Cuando se estudia sociedades del pasado y, especialmente, cómo han reaccionado cuando acontecía la muerte de uno de sus miembros es como vivir en el mundo fantástico de Dante Alighieri, en la medida que es posible visualizar e imaginar una variedad casi infinita de acciones ceremoniales dedicadas a los muertos. Una buena parte de las artes, la arquitectura y el conocimiento empírico y esotérico que se viene acumulando por millones de año en la historia de la humanidad se han gestado en torno a la muerte; destinadas a develar o aceptar los misterios que encierra la muerte, o mitigar el impacto que provoca el hecho que un miembro de una comunidad deje de existir.
Todo este preámbulo es para conmemorar a Jorge Erwin Benavides Silva, gran profesor universitario, "un giro, sin tornillos" como lo bautizaron mis hijas hace miles de días atrás, cuando una vez lo vieron trabajando con el lente de una lupa engarzado en el marco de un anteojo, con el objeto de integrar con mayor precisión los componentes electrónicos de una máquina que, ahora me parece, era para viajar en el tiempo. En esa época Jorge también leía a Nietche.

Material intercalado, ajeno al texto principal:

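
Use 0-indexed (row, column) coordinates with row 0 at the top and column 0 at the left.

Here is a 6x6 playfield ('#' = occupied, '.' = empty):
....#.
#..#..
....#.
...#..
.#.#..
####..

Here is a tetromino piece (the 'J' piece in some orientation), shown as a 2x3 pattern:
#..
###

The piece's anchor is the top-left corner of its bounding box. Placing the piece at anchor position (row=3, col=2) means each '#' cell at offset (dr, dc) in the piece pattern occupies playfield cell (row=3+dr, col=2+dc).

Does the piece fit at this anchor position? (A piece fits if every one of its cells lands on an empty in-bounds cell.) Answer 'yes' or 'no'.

Answer: no

Derivation:
Check each piece cell at anchor (3, 2):
  offset (0,0) -> (3,2): empty -> OK
  offset (1,0) -> (4,2): empty -> OK
  offset (1,1) -> (4,3): occupied ('#') -> FAIL
  offset (1,2) -> (4,4): empty -> OK
All cells valid: no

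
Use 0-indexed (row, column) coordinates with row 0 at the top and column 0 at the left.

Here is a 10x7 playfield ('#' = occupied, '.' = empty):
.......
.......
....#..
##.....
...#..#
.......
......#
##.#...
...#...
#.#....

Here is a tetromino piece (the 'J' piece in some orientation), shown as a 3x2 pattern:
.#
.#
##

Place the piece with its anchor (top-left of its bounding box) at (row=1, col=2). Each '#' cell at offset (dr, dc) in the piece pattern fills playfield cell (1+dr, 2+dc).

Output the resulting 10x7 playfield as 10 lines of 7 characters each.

Answer: .......
...#...
...##..
####...
...#..#
.......
......#
##.#...
...#...
#.#....

Derivation:
Fill (1+0,2+1) = (1,3)
Fill (1+1,2+1) = (2,3)
Fill (1+2,2+0) = (3,2)
Fill (1+2,2+1) = (3,3)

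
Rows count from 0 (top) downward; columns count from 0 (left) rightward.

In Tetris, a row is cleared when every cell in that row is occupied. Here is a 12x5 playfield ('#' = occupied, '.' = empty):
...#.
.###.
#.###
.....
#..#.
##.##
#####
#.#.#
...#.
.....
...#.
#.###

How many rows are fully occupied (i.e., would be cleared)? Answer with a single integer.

Check each row:
  row 0: 4 empty cells -> not full
  row 1: 2 empty cells -> not full
  row 2: 1 empty cell -> not full
  row 3: 5 empty cells -> not full
  row 4: 3 empty cells -> not full
  row 5: 1 empty cell -> not full
  row 6: 0 empty cells -> FULL (clear)
  row 7: 2 empty cells -> not full
  row 8: 4 empty cells -> not full
  row 9: 5 empty cells -> not full
  row 10: 4 empty cells -> not full
  row 11: 1 empty cell -> not full
Total rows cleared: 1

Answer: 1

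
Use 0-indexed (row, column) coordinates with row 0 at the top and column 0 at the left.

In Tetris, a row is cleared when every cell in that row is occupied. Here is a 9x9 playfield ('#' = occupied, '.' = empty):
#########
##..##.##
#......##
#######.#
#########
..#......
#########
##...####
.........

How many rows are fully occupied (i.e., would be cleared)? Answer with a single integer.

Check each row:
  row 0: 0 empty cells -> FULL (clear)
  row 1: 3 empty cells -> not full
  row 2: 6 empty cells -> not full
  row 3: 1 empty cell -> not full
  row 4: 0 empty cells -> FULL (clear)
  row 5: 8 empty cells -> not full
  row 6: 0 empty cells -> FULL (clear)
  row 7: 3 empty cells -> not full
  row 8: 9 empty cells -> not full
Total rows cleared: 3

Answer: 3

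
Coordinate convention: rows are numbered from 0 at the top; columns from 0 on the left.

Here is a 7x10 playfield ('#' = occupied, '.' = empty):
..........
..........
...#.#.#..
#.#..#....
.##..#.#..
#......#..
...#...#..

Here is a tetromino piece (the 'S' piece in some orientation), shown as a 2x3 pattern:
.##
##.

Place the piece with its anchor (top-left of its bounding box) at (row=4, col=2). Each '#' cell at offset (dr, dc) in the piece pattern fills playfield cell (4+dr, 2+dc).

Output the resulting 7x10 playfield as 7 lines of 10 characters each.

Fill (4+0,2+1) = (4,3)
Fill (4+0,2+2) = (4,4)
Fill (4+1,2+0) = (5,2)
Fill (4+1,2+1) = (5,3)

Answer: ..........
..........
...#.#.#..
#.#..#....
.#####.#..
#.##...#..
...#...#..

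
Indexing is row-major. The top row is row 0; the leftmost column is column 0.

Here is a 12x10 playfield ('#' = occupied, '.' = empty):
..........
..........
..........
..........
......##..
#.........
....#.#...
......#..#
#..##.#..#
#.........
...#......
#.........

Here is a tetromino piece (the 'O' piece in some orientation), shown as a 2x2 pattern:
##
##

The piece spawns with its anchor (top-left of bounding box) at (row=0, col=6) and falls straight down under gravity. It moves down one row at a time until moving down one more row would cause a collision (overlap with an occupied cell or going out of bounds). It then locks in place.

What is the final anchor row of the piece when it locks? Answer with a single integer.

Answer: 2

Derivation:
Spawn at (row=0, col=6). Try each row:
  row 0: fits
  row 1: fits
  row 2: fits
  row 3: blocked -> lock at row 2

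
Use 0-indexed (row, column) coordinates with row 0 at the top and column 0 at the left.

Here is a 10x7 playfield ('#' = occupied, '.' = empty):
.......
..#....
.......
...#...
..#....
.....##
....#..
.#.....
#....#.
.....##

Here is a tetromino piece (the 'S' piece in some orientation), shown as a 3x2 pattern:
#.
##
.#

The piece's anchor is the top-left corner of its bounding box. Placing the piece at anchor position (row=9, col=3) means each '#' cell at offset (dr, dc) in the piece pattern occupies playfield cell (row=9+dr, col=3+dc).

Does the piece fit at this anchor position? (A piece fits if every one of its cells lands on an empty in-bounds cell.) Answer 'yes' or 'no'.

Check each piece cell at anchor (9, 3):
  offset (0,0) -> (9,3): empty -> OK
  offset (1,0) -> (10,3): out of bounds -> FAIL
  offset (1,1) -> (10,4): out of bounds -> FAIL
  offset (2,1) -> (11,4): out of bounds -> FAIL
All cells valid: no

Answer: no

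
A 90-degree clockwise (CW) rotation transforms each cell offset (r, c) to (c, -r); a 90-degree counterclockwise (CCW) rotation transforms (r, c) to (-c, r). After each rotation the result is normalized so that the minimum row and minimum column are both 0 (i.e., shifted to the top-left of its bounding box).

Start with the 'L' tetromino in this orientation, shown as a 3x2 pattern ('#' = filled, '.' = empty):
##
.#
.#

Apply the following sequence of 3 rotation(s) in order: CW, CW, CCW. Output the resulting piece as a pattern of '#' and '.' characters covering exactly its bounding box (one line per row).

Answer: ..#
###

Derivation:
Start:
##
.#
.#
After rotation 1 (CW):
..#
###
After rotation 2 (CW):
#.
#.
##
After rotation 3 (CCW):
..#
###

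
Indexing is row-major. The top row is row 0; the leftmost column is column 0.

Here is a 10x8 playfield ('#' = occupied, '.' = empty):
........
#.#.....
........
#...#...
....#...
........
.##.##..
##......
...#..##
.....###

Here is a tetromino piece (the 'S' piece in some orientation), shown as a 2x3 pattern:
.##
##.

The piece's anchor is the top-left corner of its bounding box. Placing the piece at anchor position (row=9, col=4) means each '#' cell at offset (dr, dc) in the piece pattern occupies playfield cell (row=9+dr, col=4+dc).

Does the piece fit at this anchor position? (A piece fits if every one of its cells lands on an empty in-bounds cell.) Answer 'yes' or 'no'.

Answer: no

Derivation:
Check each piece cell at anchor (9, 4):
  offset (0,1) -> (9,5): occupied ('#') -> FAIL
  offset (0,2) -> (9,6): occupied ('#') -> FAIL
  offset (1,0) -> (10,4): out of bounds -> FAIL
  offset (1,1) -> (10,5): out of bounds -> FAIL
All cells valid: no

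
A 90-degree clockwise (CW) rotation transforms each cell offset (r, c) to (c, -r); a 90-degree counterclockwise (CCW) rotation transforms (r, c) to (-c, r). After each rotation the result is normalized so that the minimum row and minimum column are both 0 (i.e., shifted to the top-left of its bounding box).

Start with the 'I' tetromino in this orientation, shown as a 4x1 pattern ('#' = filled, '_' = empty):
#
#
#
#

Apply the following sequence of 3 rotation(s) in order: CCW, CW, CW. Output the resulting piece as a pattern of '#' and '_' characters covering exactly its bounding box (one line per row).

Start:
#
#
#
#
After rotation 1 (CCW):
####
After rotation 2 (CW):
#
#
#
#
After rotation 3 (CW):
####

Answer: ####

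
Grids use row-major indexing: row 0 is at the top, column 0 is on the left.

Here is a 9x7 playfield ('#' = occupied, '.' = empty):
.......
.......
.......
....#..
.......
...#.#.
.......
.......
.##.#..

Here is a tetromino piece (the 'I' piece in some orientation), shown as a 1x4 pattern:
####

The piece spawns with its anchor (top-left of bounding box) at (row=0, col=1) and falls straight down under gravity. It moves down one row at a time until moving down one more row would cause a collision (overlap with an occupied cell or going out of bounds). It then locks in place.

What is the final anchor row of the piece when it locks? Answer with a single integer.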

Hace cuarenta años atrás conocí a Jorge en tertulias que se llevaban a cabo en casas de los pocos profesores que componían en ese entonces la Universidad del Norte, a las que asistían también estudiantes chilenos y extranjeros. Estos conversatorios estaban destinados a debatir sobre la contingencia nacional, el devenir de la universidad, pero más que nada sobre lo humano y divino de nuestra existencia en la tierra. Esta rara combinación de ingeniero con una gran visión humanitaria en la personalidad de Jorge lo llevó a comprometerse y participar activamente en la fundación de una universidad mayor, al estilo de las brasileñas donde realizó sus estudios de postgrado y donde sus hijos aprendieron, entre otras cosas, a gozar de las "fogatiñas". Innumerables fueron las instancias en las que contribuyó, apasionadamente, a estructurar la naciente Universidad de Tarapacá, en la década de los años ochentas y noventas del siglo pasado. No obstante lo anterior, su mejor aporte resalta en la formación de centenares de ingenieros que constituyen un nudo profesional que ha trascendido la región a nivel nacional e internacional. Dicho de otro modo, Jorge ha sido uno de los artífices, anónimos, claves en el proceso de profesionalización de la Región; uno de los aportes más relevantes que la Universidad ha entregado la sociedad civil regional.
Con la partida de Jorge la Universidad pierde a un hombre monumental, acompañado siempre de su entrañable Anita, su esposa y madre de sus tres hijos todos profesionales ingenieros, formados en esta Universidad.